A new PBS documentary, “Ending HIV in America,” set to air October 5 will recount the history of the AIDS epidemic while examining how far HIV prevention and treatment efforts have come. The film focuses on Birmingham, Alabama and San Francisco while sharing the personal stories of care providers, researchers, and people living with HIV.
The hour-long film opens at the historic 1917 Clinic at the University of Alabama-Birmingham (UAB). Tommy Williams, who works at the clinic, is one of the 2,000 people living with HIV who receive care there. He makes a point of disclosing his status to reassure the people he cares for.
“You can live,” he says. “I’m living. I’m thriving.”
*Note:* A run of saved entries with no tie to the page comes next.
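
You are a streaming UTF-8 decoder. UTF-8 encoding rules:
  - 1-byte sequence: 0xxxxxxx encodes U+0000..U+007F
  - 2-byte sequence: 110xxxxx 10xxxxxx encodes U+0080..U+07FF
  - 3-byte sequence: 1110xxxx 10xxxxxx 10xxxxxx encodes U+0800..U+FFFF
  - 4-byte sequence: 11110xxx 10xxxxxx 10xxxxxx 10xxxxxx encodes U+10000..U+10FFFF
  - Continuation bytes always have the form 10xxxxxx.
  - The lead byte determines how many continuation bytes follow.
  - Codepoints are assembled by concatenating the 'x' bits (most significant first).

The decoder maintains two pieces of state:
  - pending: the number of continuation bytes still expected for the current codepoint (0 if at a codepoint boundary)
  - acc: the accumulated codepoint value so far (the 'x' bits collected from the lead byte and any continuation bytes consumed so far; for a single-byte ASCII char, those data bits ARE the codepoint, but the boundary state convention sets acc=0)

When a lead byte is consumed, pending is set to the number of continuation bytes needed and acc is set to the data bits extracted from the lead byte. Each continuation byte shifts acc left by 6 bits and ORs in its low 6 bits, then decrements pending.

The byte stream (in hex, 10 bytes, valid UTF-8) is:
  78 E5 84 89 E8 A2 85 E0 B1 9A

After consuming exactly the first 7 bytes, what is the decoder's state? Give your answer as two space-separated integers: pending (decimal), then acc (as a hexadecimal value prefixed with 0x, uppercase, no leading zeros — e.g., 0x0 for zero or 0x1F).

Answer: 0 0x8885

Derivation:
Byte[0]=78: 1-byte. pending=0, acc=0x0
Byte[1]=E5: 3-byte lead. pending=2, acc=0x5
Byte[2]=84: continuation. acc=(acc<<6)|0x04=0x144, pending=1
Byte[3]=89: continuation. acc=(acc<<6)|0x09=0x5109, pending=0
Byte[4]=E8: 3-byte lead. pending=2, acc=0x8
Byte[5]=A2: continuation. acc=(acc<<6)|0x22=0x222, pending=1
Byte[6]=85: continuation. acc=(acc<<6)|0x05=0x8885, pending=0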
In San Francisco, Cecilia Chung recalls her arrival to the city. Today, she is the senior director of the Transgender Law Center, but in the early 1980s Chung fled Hong Kong and her strict family, only to discover an emerging epidemic in her new community.
“People were avoiding talking about it,” she says, “but everybody knows that if you haven't seen your friends for more than a week, chances are you never see them again.”
The film introduces Michael Saag. The long-time noted HIV specialist was just two years out of medical school when he treated his first patient living with HIV.
A stop motion-style animation video depicts the HIV life cycle, making it easy to understand how the virus works. A 1984 video clip shows then-U.S. Health and Human Services secretary Margaret Heckler announcing that an HIV vaccine is expected within two years.
And then the film explains just how complicated HIV really is, and why it’s been so difficult and has taken so long to stop it. More stop motion-style animation shows how the virus mutates, becoming a moving and changing target for researchers’ efforts.
Along the way are milestones in HIV treatment—AZT, the first medication in 1987; the first protease inhibitors in 1995 and ‘96 and the “triple cocktail” in 1997; Atripla, the first “all-in-one-pill” (now known as singlet-tablet regimens) in 2010.
This leads to treatment as prevention (“TasP”), the medical principle that the virus being rendered undetectable means it cannot be transmitted to another person (also known as “U=U”), and pre-exposure prophylaxis and post-exposure prophylaxis (known as “PrEP” and “PEP”), the use of medicine to prevent HIV.
But there are non-medical challenges that also need to be overcome, say the film’s interview subjects. Other social determinants of health are examined, outlining the challenge to ending the epidemic.
The film makes the science of HIV treatment understandable in simple terms and interweaves the experiences of its diverse interview subjects to tell a larger story. However, its narration occasionally lapses into language that can be perceived as stigmatizing. Still, “Ending HIV in America” manages to encapsulate the history of the AIDS epidemic while outlining the challenges and promises that lie ahead.
“The last mile will be achieved,” says the film, “one hard-earned step at a time.”
“Ending HIV in America” was made in partnership with Global Health Reporting Center and HHMI Tangled Bank Studios. It premieres Wednesday, October 5 at 9 p.m. ET / 8 p.m. CT on PBS (check local listings).